Ich muss leider der Angabe widersprechen, dass in Deutschland bisher nicht gefrackt worden ist. Fracking wurde seit 1961 über 300 Mal in Deutschland eingesetzt – zur Förderung fossiler Energieträger oder auch im Rahmen von Geothermiebohrungen oder zur Grundwassergewinnung. Lediglich die Anwendung auf Lagerstätten mit Schiefergas ist neu. Exxon Mobil gibt an, dass rund ein Drittel des in Deutschland geförderten Erdgases aus gefrackten Lagerstätten stammt. (Quelle: http://newsroom.erdgassuche-in-deutschland.de/app/uploads/broschuere-erdgasfoerderung-mythos-wirklichkeit-2.pdf) Und auch bei “normaler” Erdgasförderung bestehen erhebliche Risiken durch das Lagerstättenwasser, Erdbeben etc.

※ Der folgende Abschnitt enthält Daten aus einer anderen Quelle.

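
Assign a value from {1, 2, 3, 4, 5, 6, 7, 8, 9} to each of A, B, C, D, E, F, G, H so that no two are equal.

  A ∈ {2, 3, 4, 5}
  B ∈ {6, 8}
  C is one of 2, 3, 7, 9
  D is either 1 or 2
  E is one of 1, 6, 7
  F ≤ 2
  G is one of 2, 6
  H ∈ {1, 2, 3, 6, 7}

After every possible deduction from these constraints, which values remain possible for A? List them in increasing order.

D and F between them cover only {1, 2} — a naked pair. Remove those values from A, C, E, G, H.
G's domain is down to {6}, so G = 6. Strike 6 from B, E, H.
That leaves B = 8.
E must be 7 (only option left). So C, H can't be 7.
H must be 3 (only option left). Remove 3 from A, C.
C has just one choice, so C = 9.
No further eliminations apply; A can still be any of 4, 5.

4, 5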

Ich bin ganz und gar kein Fan von fossilen Energien, aber man muss den strengen deutschen Umwelt- und Sicherheitsstandards zugute halten, dass es bisher nicht zu einer Grundwasserverunreinigung durch die Rissbildung im Zuge des Fracking in Deutschland kam. (Quelle: http://www.bgr.bund.de/DE/Themen/CO2Speicherung/Downloads/Fracking.pdf?__blob=publicationFile&v=1) Außerdem bleibt der deutschen Regierung nicht allzu große Wahlfreiheit, wenn sie sich für eine Abschaltung der Atomkraftwerke entscheidet und auch angesichts der aktuellen Lage von der russischen Abhängigkeit loskommen möchte. Die regenerativen Energien allein können diese Last derzeit nicht tragen.